I am looking to add a dynamic field theory package to LAMMPS that would calculate interactions between different types of particles similar to Coulomb interactions. This add-on would compute forces by interpolating different types of particles onto density grids and compute the forces based off the gradients of those density grids. If you could look over this and provide feedback on the proposed implementation, I would be more than grateful for your help.
Right now, the structure I have mentally is that this functionality would be encapsulated in a KSPACE child that would use the PPPM class to put the different particle types on different density grids (A homopolymers and A molecules on an AB diblock get added to the same rho field). The KSPACE child
compute function would then call the FFT3d class from the
fft3d_wrap.cpp to do the transforms, followed by the multiplication by the FFT of the gradient of the Gaussian potential (The FFT of Gaussian would computed once during the
init() of the KSPACE child) and then an inverse Fourier transform using FFT3d class and multiplied by the appropriate interaction parameter (\chi or \kappa) and the average density of the system.
I am not sure how to properly design it so that if the user specifies multiple of these interaction parameters in the input file ((chiAB, chiAC, chiBC, etc.), the code would perform all the necessary interaction calculations before moving on (so as to reduce the amount of convolutions on densities that are needed to calculate).
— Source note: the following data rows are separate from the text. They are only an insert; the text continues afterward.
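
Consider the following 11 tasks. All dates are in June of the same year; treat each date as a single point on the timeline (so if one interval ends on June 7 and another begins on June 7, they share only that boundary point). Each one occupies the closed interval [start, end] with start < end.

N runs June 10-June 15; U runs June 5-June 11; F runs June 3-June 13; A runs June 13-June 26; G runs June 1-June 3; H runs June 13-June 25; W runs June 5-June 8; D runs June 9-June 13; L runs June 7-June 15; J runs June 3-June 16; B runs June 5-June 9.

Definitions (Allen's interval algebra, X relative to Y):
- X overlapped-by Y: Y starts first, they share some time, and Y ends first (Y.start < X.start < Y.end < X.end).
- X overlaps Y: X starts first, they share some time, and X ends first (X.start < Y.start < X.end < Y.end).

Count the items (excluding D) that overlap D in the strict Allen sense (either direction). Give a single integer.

2

Target D = [June 9, June 13].
A [June 13, June 26] → met-by → no.
B [June 5, June 9] → meets → no.
F [June 3, June 13] → finished-by → no.
G [June 1, June 3] → before → no.
H [June 13, June 25] → met-by → no.
J [June 3, June 16] → contains → no.
L [June 7, June 15] → contains → no.
N [June 10, June 15] → overlapped-by → counts.
U [June 5, June 11] → overlaps → counts.
W [June 5, June 8] → before → no.
Total: 2.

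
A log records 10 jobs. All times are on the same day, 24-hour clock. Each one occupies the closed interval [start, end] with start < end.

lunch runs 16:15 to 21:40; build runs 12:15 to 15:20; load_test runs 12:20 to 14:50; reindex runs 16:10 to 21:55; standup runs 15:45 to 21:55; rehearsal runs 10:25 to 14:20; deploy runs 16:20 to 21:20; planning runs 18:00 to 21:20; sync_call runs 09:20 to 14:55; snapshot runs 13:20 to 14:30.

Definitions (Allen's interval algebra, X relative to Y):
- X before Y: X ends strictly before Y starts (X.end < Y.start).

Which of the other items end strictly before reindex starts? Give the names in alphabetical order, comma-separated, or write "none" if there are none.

Target reindex = [16:10, 21:55].
build [12:15, 15:20] → before → yes.
deploy [16:20, 21:20] → during → no.
load_test [12:20, 14:50] → before → yes.
lunch [16:15, 21:40] → during → no.
planning [18:00, 21:20] → during → no.
rehearsal [10:25, 14:20] → before → yes.
snapshot [13:20, 14:30] → before → yes.
standup [15:45, 21:55] → finished-by → no.
sync_call [09:20, 14:55] → before → yes.
Result: build, load_test, rehearsal, snapshot, sync_call.

build, load_test, rehearsal, snapshot, sync_call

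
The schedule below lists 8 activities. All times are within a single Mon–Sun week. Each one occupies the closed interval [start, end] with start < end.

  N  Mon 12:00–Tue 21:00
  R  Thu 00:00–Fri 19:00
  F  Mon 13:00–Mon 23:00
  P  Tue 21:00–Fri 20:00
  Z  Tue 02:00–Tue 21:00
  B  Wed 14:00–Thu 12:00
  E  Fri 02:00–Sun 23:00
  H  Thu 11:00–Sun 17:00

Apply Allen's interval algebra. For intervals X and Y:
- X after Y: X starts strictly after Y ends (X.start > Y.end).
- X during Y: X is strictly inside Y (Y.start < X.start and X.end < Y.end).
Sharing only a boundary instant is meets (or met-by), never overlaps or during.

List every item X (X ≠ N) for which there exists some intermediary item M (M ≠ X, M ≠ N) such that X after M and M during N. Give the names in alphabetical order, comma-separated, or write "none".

B, E, H, P, R, Z

Target N = [Mon 12:00, Tue 21:00].
Intermediaries M with M during N: F.
Via F — items with X after F: B, E, H, P, R, Z.
Union: B, E, H, P, R, Z.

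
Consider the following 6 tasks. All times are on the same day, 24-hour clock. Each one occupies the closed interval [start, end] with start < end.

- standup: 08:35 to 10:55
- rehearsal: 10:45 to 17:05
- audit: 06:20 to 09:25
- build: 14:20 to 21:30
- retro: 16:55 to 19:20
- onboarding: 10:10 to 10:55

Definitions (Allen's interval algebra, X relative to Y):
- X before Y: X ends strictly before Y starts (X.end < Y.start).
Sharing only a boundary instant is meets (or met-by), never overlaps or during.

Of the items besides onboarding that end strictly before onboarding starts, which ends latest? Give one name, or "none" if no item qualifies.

audit

Target onboarding = [10:10, 10:55].
audit [06:20, 09:25] → before → candidate.
build [14:20, 21:30] → after → excluded.
rehearsal [10:45, 17:05] → overlapped-by → excluded.
retro [16:55, 19:20] → after → excluded.
standup [08:35, 10:55] → finished-by → excluded.
Among candidates, latest end is 09:25 → audit.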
Also, would these gradient fields that exert forces on the particles be considered a force field as defined in 8.5.1 of the manual, and if so, how should that affect where the fields are stored, or should they be stored under the KSPACE child?
I don’t know whether a ‘fix’ or a User package would be better for this implementation. Any suggestions about which one to use would be appreciated as well as what classes should be used for the intermediate steps.
For those interested, my in-house code does the following:
For each molecule, add it to its respective rho field using a particle to mesh scheme (A homopolymers and A molecules on an AB diblock get added to the same rho field).
FFTW-MPI the densities and multiply them by a FFTW-MPI of a Gaussian potential gradient (perform a convolution).
Inverse the convolution back to real space and multiply it by the appropriate \chi parameter and the average density of the system.
Add this result in the gradient field for each monomer type.
Repeat steps 2-4 for every interaction between types of molecules (chiAB, chiAC, chiBC, etc.)
Multiply the accumulated gradients for each field by the grid weight for each monomer.